KRICOM - Komisi Pemberantasan Korupsi (KPK) terus mengembangkan penyelidikan korupsi yang melibatkan korporasi dalam perkara suap pembahasan Raperda Reklamasi.
Setelah memanggil Sekda DKI Jakarta, Saefullah, hari ini giliran Wakil Ketua DPRD DKI Jakarta Mohamad Taufik yang dipanggil ke markas antirasuah.
Usai diperiksa, Taufik mengaku dikonfirmasi penyelidik KPK soal peran PT Agung Podomoro Land dan PT Agung Sedayu Group dalam pembahasan Raperda Reklamasi. Mengingat, keduanya merupakan pengembang yang mengerjakan proyek reklamasi di Teluk Jakarta.
"Iya, dua (perusahaan) itu (PT Agung Podomoro Land dan PT Agung Sedayu Group) ditanya. Kaitannya dengan pulau G dan pulau D," kata Taufik di Gedung KPK, Kuningan, Jakarta Selatan, Selasa (31/10/2017).
Taufik menyebut dirinya dicecar sekitar 12 pertanyaan oleh penyelidik KPK. Pertanyaan-pertanyaan yang diajukan berfokus pada masalah korporasi dalam kasus suap yang telah menjerat adiknya yang juga mantan anggota DPRD DKI Mohamad Sanusi.
"Itu sih selintas aja (soal suap mantan Presiden Direktur PT Agung Podomoro Land Ariesman Widjaja), prinsipnya itu kan udah selesai.
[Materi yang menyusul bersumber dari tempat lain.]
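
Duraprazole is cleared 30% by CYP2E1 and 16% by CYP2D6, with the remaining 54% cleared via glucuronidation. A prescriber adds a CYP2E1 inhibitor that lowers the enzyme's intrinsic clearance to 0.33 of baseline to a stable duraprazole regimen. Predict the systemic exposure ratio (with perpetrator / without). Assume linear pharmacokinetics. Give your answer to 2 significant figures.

1.3

The CYP2E1 pathway (30% of clearance) drops to 0.33× activity: 0.3 × 0.33 = 0.099.
CYP2D6 (16%) and the residual 54% are unaffected.
Relative clearance = 0.099 + 0.16 + 0.54 = 0.799.
Systemic exposure is inversely proportional to clearance, so the fold-change is 1 / 0.799 = 1.3.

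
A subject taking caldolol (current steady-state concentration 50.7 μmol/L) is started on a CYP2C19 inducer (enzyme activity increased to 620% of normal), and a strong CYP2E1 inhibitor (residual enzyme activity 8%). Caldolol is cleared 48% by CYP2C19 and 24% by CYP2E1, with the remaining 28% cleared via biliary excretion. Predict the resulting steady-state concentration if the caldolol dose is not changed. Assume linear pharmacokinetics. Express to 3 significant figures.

15.5 μmol/L

The CYP2C19 pathway (48% of clearance) rises to 6.2× activity: 0.48 × 6.2 = 2.976.
The CYP2E1 pathway (24% of clearance) drops to 0.08× activity: 0.24 × 0.08 = 0.0192.
The remaining 28% of clearance is unaffected.
Relative clearance = 2.976 + 0.0192 + 0.28 = 3.2752.
Dividing the baseline by the relative clearance: 50.7 / 3.2752 = 15.5 μmol/L.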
Yang paling (banyak) dengan korporasi," tutur Ketua DPD Gerindra DKI Jakarta tersebut.
Taufik tak menjawab tegas saat disinggung pertemuan dirinya dan sejumlah anggota DPRD DKI, di antaranya Ketua DPRD DKI Prasetyo Edy Marsudi, Sanusi hingga Mohamad Sangaji di rumah Bos PT Agung Sedayu Group Sugianto Kusuma alias Aguan.
Taufik menuturkan, persoalan pertemuan di rumah Aguan tersebut telah dijawab dalam pemeriksaan sebelumnya yakni saat penyidikan kasus suap Sanusi dan mantan Presiden Direktur PT Agung Podomoro Land Ariesman Widjaja.
"Yah itukan sudah dijawab yang lama. Enggak ini soal keluar-keluarnya izin," kata Taufik.
Selain itu, Taufik juga ditanyakan soal bangunan yang sudah berdiri di pulau reklamasi, apakah melanggar aturan atau tidak. Pasalnya ada sejumlah bangunan yang sudah berdiri di Pulau C dan D.
"Tadi ditanya ke saya, apakah bangunan yang sudah ada itu melanggar atau enggak. Saya bilang bangunan itu harus ada IMB-nya," ujarnya.
Taufik menambahkan bahwa dirinya juga ditanya soal Peraturan Gubernur Nomor 137 Tahun 2017 tentang Panduan Rancang Kota (PRK) Pulau G Hasil Reklamasi Kawasan Strategis Pantai Utara Jakarta.
"Pulau G kan sudah keluar soal panduan, namanya panduan PRK. Itu yang dipertanyakan. Kami kan enggak tahu. itu kan Pergub, Pergub zaman Pak Djarot," pungkasnya.